In Rocky Mount, the dream was always there, hidden away on a plastic reel. After the audio was extracted from the magnetic acetate tape, the significance of the tape itself faded into the background. (Miller has preserved it in an undisclosed location.) It’s the message that matters, not the medium. Now, anyone can listen to excerpts of the speech online. But Miller’s students at NC State find it, honestly, a little depressing. Many of the issues that King spoke about, including voting rights and racism, have become the struggles of a new era and another generation.

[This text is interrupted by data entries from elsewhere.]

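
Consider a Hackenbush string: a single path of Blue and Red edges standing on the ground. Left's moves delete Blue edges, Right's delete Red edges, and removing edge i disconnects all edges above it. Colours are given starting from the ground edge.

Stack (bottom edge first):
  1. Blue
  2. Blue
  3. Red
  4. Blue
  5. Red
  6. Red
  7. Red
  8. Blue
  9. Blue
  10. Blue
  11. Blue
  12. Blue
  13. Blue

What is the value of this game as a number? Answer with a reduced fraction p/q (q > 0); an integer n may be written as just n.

step 1: add Blue to get B; options L={ 0 } R={ · } — 1
step 2: add Blue to get BB; options L={ 0, 1 } R={ · } — 2
step 3: add Red to get BBR; options L={ 0, 1 } R={ 2 } — 3/2
step 4: add Blue to get BBRB; options L={ 0, 1, 3/2 } R={ 2 } — 7/4
step 5: add Red to get BBRBR; options L={ 0, 1, 3/2 } R={ 7/4, 2 } — 13/8
step 6: add Red to get BBRBRR; options L={ 0, 1, 3/2 } R={ 13/8, 7/4, 2 } — 25/16
step 7: add Red to get BBRBRRR; options L={ 0, 1, 3/2 } R={ 25/16, 13/8, 7/4, 2 } — 49/32
step 8: add Blue to get BBRBRRRB; options L={ 0, 1, 3/2, 49/32 } R={ 25/16, 13/8, 7/4, 2 } — 99/64
step 9: add Blue to get BBRBRRRBB; options L={ 0, 1, 3/2, 49/32, 99/64 } R={ 25/16, 13/8, 7/4, 2 } — 199/128
step 10: add Blue to get BBRBRRRBBB; options L={ 0, 1, 3/2, 49/32, 99/64, 199/128 } R={ 25/16, 13/8, 7/4, 2 } — 399/256
step 11: add Blue to get BBRBRRRBBBB; options L={ 0, 1, 3/2, 49/32, 99/64, 199/128, 399/256 } R={ 25/16, 13/8, 7/4, 2 } — 799/512
step 12: add Blue to get BBRBRRRBBBBB; options L={ 0, 1, 3/2, 49/32, 99/64, 199/128, 399/256, 799/512 } R={ 25/16, 13/8, 7/4, 2 } — 1599/1024
step 13: add Blue to get BBRBRRRBBBBBB; options L={ 0, 1, 3/2, 49/32, 99/64, 199/128, 399/256, 799/512, 1599/1024 } R={ 25/16, 13/8, 7/4, 2 } — 3199/2048

3199/2048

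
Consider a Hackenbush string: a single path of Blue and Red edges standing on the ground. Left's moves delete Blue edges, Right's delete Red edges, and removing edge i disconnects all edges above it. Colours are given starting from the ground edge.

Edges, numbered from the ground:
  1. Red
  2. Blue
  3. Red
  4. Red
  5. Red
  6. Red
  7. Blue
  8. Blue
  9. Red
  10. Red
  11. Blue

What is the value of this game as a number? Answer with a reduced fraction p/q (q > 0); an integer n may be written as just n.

v_1 [R]  L=[∅]  R=[0]  => -1
v_2 [RB]  L=[-1]  R=[0]  => -1/2
v_3 [RBR]  L=[-1]  R=[-1/2 0]  => -3/4
v_4 [RBRR]  L=[-1]  R=[-3/4 -1/2 0]  => -7/8
v_5 [RBRRR]  L=[-1]  R=[-7/8 -3/4 -1/2 0]  => -15/16
v_6 [RBRRRR]  L=[-1]  R=[-15/16 -7/8 -3/4 -1/2 0]  => -31/32
v_7 [RBRRRRB]  L=[-1 -31/32]  R=[-15/16 -7/8 -3/4 -1/2 0]  => -61/64
v_8 [RBRRRRBB]  L=[-1 -31/32 -61/64]  R=[-15/16 -7/8 -3/4 -1/2 0]  => -121/128
v_9 [RBRRRRBBR]  L=[-1 -31/32 -61/64]  R=[-121/128 -15/16 -7/8 -3/4 -1/2 0]  => -243/256
v_10 [RBRRRRBBRR]  L=[-1 -31/32 -61/64]  R=[-243/256 -121/128 -15/16 -7/8 -3/4 -1/2 0]  => -487/512
v_11 [RBRRRRBBRRB]  L=[-1 -31/32 -61/64 -487/512]  R=[-243/256 -121/128 -15/16 -7/8 -3/4 -1/2 0]  => -973/1024

-973/1024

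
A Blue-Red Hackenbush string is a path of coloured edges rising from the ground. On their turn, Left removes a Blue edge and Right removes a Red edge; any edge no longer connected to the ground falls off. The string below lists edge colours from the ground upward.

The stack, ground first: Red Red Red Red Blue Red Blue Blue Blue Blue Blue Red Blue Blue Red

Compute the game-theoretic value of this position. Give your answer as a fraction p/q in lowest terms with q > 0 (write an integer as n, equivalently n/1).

Prefix values for Red Red Red Red Blue Red Blue Blue Blue Blue Blue Red Blue Blue Red via {L|R} + simplicity:
step 1: add Red to get R; options L={ none } R={ 0 } -> -1
step 2: add Red to get RR; options L={ none } R={ -1; 0 } -> -2
step 3: add Red to get RRR; options L={ none } R={ -2; -1; 0 } -> -3
step 4: add Red to get RRRR; options L={ none } R={ -3; -2; -1; 0 } -> -4
step 5: add Blue to get RRRRB; options L={ -4 } R={ -3; -2; -1; 0 } -> -7/2
step 6: add Red to get RRRRBR; options L={ -4 } R={ -7/2; -3; -2; -1; 0 } -> -15/4
step 7: add Blue to get RRRRBRB; options L={ -4; -15/4 } R={ -7/2; -3; -2; -1; 0 } -> -29/8
step 8: add Blue to get RRRRBRBB; options L={ -4; -15/4; -29/8 } R={ -7/2; -3; -2; -1; 0 } -> -57/16
step 9: add Blue to get RRRRBRBBB; options L={ -4; -15/4; -29/8; -57/16 } R={ -7/2; -3; -2; -1; 0 } -> -113/32
step 10: add Blue to get RRRRBRBBBB; options L={ -4; -15/4; -29/8; -57/16; -113/32 } R={ -7/2; -3; -2; -1; 0 } -> -225/64
step 11: add Blue to get RRRRBRBBBBB; options L={ -4; -15/4; -29/8; -57/16; -113/32; -225/64 } R={ -7/2; -3; -2; -1; 0 } -> -449/128
step 12: add Red to get RRRRBRBBBBBR; options L={ -4; -15/4; -29/8; -57/16; -113/32; -225/64 } R={ -449/128; -7/2; -3; -2; -1; 0 } -> -899/256
step 13: add Blue to get RRRRBRBBBBBRB; options L={ -4; -15/4; -29/8; -57/16; -113/32; -225/64; -899/256 } R={ -449/128; -7/2; -3; -2; -1; 0 } -> -1797/512
step 14: add Blue to get RRRRBRBBBBBRBB; options L={ -4; -15/4; -29/8; -57/16; -113/32; -225/64; -899/256; -1797/512 } R={ -449/128; -7/2; -3; -2; -1; 0 } -> -3593/1024
step 15: add Red to get RRRRBRBBBBBRBBR; options L={ -4; -15/4; -29/8; -57/16; -113/32; -225/64; -899/256; -1797/512 } R={ -3593/1024; -449/128; -7/2; -3; -2; -1; 0 } -> -7187/2048

-7187/2048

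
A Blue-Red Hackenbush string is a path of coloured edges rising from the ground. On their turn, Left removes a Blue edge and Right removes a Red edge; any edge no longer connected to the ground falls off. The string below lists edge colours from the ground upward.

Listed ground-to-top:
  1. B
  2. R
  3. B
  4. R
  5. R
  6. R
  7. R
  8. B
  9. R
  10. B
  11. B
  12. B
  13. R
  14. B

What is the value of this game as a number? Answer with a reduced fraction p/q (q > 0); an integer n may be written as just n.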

But in Rocky Mount, the tape has turned “I have a dream” into words that can be felt, connected to, and reckoned with. And so, on a cold February night in 2018, people gathered once again in the gymnasium where King had spoken 56 years earlier. The place has barely changed. A riser stood up front, a black curtain hanging behind it. People shuffled in. Rosa Andrews Brodie took her seat. She, like a handful of others, had been in the gym for the first speech. “The Lord just put me at this place at that time,” she said.
Several local officials talked about the legacy of King’s visit and the remarkable resurfacing of the tape. Miller gave a hearty thank-you to the people of Rocky Mount and to the film crew that was present to record what happened next: The lights lowered. Someone pushed play. And for the second time, King’s words filled the gymnasium. The audience reacted with joy and laughter, “yeahs,” and applause, just like the first time. And the crowd was brought to its feet by King’s conclusion: “Thank God Almighty, we are free at last.”
That left Herbert Tillman — despite the years, the hindsight, the bad and the good — feeling the same way he had as a teenager in this place decades before. “I love it, I love it, I love it,” he said. “If that doesn’t inspire you, I don’t know what to say.”